De rechtbank is van oordeel dat de heffingsrente is berekend met inachtneming van het bepaalde in artikel 30f van de AWR. Tekst en strekking van artikel 30f voornoemd bieden geen ruimte in een geval als het onderhavige het in rekening brengen van heffingsrente achterwege te laten of te matigen. Onder omstandigheden kunnen het zorgvuldigheidsbeginsel, het gelijkheidsbeginsel of het vertrouwensbeginsel er weliswaar toe leiden dat de berekening van heffingsrente achterwege blijft of beperkt wordt, maar belanghebbende heeft niet aannemelijk gemaakt dat één van voornoemde beginselen is geschonden.

2.7.

Gelet op het vorenstaande is het beroep ongegrond verklaard.

2.8.

De rechtbank ziet geen aanleiding voor een proceskostenveroordeling.

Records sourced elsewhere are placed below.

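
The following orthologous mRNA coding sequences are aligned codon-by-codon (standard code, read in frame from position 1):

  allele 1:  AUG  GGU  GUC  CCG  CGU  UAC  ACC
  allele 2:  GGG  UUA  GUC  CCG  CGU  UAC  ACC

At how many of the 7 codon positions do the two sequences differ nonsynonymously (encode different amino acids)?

2

Codon 1: AUG Met / GGG Gly — nonsynonymous.
Codon 2: GGU Gly / UUA Leu — nonsynonymous.
Codon 3: GUC Val / GUC Val — identical.
Codon 4: CCG Pro / CCG Pro — identical.
Codon 5: CGU Arg / CGU Arg — identical.
Codon 6: UAC Tyr / UAC Tyr — identical.
Codon 7: ACC Thr / ACC Thr — identical.
Nonsynonymous differences: 2.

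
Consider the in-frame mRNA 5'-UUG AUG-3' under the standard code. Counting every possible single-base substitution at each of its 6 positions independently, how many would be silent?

2

Codon 1 (UUG, Leu): 2 synonymous substitutions.
Codon 2 (AUG, Met): 0 synonymous substitutions.
Total: 2 + 0 = 2.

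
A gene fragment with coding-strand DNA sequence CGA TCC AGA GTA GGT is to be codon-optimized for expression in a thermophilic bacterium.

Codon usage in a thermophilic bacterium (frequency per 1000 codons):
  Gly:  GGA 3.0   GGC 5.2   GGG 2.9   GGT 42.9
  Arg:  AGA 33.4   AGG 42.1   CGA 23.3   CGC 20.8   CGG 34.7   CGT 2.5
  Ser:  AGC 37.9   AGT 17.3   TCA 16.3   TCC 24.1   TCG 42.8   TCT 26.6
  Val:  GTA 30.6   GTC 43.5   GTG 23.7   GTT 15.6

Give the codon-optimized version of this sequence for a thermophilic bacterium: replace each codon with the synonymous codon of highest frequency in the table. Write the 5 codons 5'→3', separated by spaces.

Codon 1 (Arg): best is AGG at 42.1.
Codon 2 (Ser): best is TCG at 42.8.
Codon 3 (Arg): best is AGG at 42.1.
Codon 4 (Val): best is GTC at 43.5.
Codon 5 (Gly): best is GGT at 42.9.

AGG TCG AGG GTC GGT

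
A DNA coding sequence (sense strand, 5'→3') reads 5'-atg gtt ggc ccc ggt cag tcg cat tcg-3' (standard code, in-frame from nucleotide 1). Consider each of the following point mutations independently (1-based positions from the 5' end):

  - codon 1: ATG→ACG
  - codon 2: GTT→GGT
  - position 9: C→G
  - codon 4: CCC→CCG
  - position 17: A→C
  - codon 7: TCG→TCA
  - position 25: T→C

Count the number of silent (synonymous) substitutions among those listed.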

Deze uitspraak is gedaan op 2 augustus 2013 door mr. W.A.P. van Roij, rechter, en op dezelfde dag in het openbaar uitgesproken in tegenwoordigheid van mr. I. van Wijk, griffier.

De griffier, De rechter,

Afschrift aangetekend verzonden aan partijen op: 6 augustus 2013

Rechtsmiddel

Tegen deze uitspraak kunnen partijen binnen zes weken na de verzenddatum hoger beroep instellen bij het gerechtshof te ‘s-Hertogenbosch (belastingkamer), Postbus 70583,

5201 CZ ’s-Hertogenbosch.

Bij het instellen van hoger beroep dient het volgende in acht te worden genomen:

1. bij het beroepschrift wordt een afschrift van deze uitspraak overgelegd.2 - het beroepschrift moet ondertekend zijn en ten minste het volgende vermelden: a. de naam en het adres van de indiener;

b. een dagtekening;

c. een omschrijving van de uitspraak waartegen het hoger beroep is ingesteld;

d. de gronden van het hoger beroep.

Voor burgers is het mogelijk hoger beroep digitaal in te stellen. Hiervoor kan gebruik worden gemaakt van de formulieren op Rechtspraak.nl / Digitaal loket bestuursrecht.